The world’s poorest countries are expected to pay 35% more in debt interest bills this year to cover the extra cost of the Covid-19 pandemic and a dramatic rise in the price of food imports, according to a World Bank report. Most countries have seen their debts rise the last two years to pay for welfare and health support during the pandemic and to offset the rising costs of gas and food since the beginning of the Ukraine war. However, poor countries have limited scope to increase tax to cover higher costs, forcing them to seek expensive loans from private lenders.
Indermit Gill, the World Bank’s chief economist, said about 60% of the poorest countries are already at high risk of debt distress or already in distress. He said it was more difficult for poor countries to renegotiate and reschedule their debts when they were locked into agreements with private banks where the details of the deal were opaque.
More than £63bn will be spent by the 75 countries, many of them in sub-Saharan Africa, that make up the poorest nations, to cover loans taken out mostly over the past decade and higher interest rates.
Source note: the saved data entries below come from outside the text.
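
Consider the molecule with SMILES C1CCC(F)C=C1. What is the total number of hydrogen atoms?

Atom tally by fragment:
  cyclohexene ring core → C:6 H:10
  (− 1 ring H displaced by substituents)
  + F → F:1
Element totals:
  C: 6
  H: 9
  F: 1

9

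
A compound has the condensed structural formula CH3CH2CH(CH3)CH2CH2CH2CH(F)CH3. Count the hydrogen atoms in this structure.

Atom tally by fragment:
  CH3 → C:1 H:3
  CH2 → C:1 H:2
  CH(CH3) → C:2 H:4
  CH2 → C:1 H:2
  CH2 → C:1 H:2
  CH2 → C:1 H:2
  CH(F) → C:1 H:1 F:1
  CH3 → C:1 H:3
Element totals:
  C: 9
  H: 19
  F: 1

19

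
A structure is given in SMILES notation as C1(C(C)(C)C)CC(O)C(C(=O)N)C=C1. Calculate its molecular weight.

197.28 g/mol

Atom tally by fragment:
  cyclohexene ring core → C:6 H:10
  (− 3 ring H displaced by substituents)
  + C(CH3)3 → C:4 H:9
  + OH → O:1 H:1
  + CONH2 → C:1 H:2 O:1 N:1
Element totals:
  C: 11
  H: 19
  N: 1
  O: 2
Molecular formula: C11H19NO2.
  M = 11(12.011) + 19(1.008) + 14.007 + 2(15.999)
    = 132.121 + 19.152 + 14.007 + 31.998 = 197.278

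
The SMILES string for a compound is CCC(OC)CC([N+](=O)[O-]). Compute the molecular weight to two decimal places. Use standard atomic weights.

147.17 g/mol

Atom tally by fragment:
  CH3 → C:1 H:3
  CH2 → C:1 H:2
  CH(OCH3) → C:2 H:4 O:1
  CH2 → C:1 H:2
  CH2NO2 → C:1 H:2 N:1 O:2
Element totals:
  C: 6
  H: 13
  N: 1
  O: 3
Molecular formula: C6H13NO3.
  M = 6(12.011) + 13(1.008) + 14.007 + 3(15.999)
    = 72.066 + 13.104 + 14.007 + 47.997 = 147.174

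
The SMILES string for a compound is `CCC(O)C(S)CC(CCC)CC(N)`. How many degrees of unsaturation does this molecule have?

Atom tally by fragment:
  CH3 → C:1 H:3
  CH2 → C:1 H:2
  CH(OH) → C:1 H:2 O:1
  CH(SH) → C:1 H:2 S:1
  CH2 → C:1 H:2
  CH(CH2CH2CH3) → C:4 H:8
  CH2 → C:1 H:2
  CH2NH2 → C:1 H:4 N:1
Element totals:
  C: 11
  H: 25
  N: 1
  O: 1
  S: 1
Molecular formula: C11H25NOS.
DoU = (2C + 2 + N − H − X) / 2 = (2·11 + 2 + 1 − 25 − 0) / 2 = 0.

0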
At the end of 2021, the external debt of low and middle-income economies totalled $9tn, more than double the amount a decade ago.
The World Bank said it was concerned that debt payments were consuming more of government spending in poor countries when they were already struggling to provide education and health services. It said social unrest was the likely consequence if poor nations were forced to divert cash from welfare programmes to debt interest payments.
The World Bank explained, “A comprehensive approach is needed to reduce debt, increase transparency, and facilitate swifter restructuring – so countries can focus on spending that supports growth and reduces poverty. Without it, many countries and their governments face a fiscal crisis and political instability, with millions of people falling into poverty.”
A strong rise in the value of the dollar since 2019 was also cited by the report for making the situation worse. Most loans are made in dollars and the strengthening US currency means poor countries suffer a fall in the value of their own currency and are less able to finance their debts.
A shift in borrowing by developing nations away from richer governments – known as the Paris Club of lenders – to private banks and non-governmental sources has resulted in the payback time for loans to more than halve and interest rates to rocket. The average length of a Paris Club loan was 25 years compared with the average 12 years offered by private lenders, and the average annual interest rate increased from 2% to 5%.
By the end of 2021, 61% of long-term public and publicly guaranteed debt worth $3.6tn was owed to private creditors rather than Paris Club or other official creditors, compared with 46% in 2010.
China is on course to be the biggest single creditor to poor countries after a lending spree over the last decade to fund major infrastructure projects. China is expected to account for 66% of the debt-service payments made this year by IDA countries on their official bilateral debt. India, Russia and Turkey have also become major creditors to poor countries in a series of deals that are mostly hidden by commercially confidential contracts.
Government debt levels as a share of GDP increased in more than 100 developing countries between 2019 and 2021. It said (excluding China), this increase is estimated at about $2tn.
“Almost all developing countries have been left to face an impossible trade-off in a context marred by a pandemic, geopolitical instability and climate distress,” said Unctad secretary-general, Rebeca Grynspan.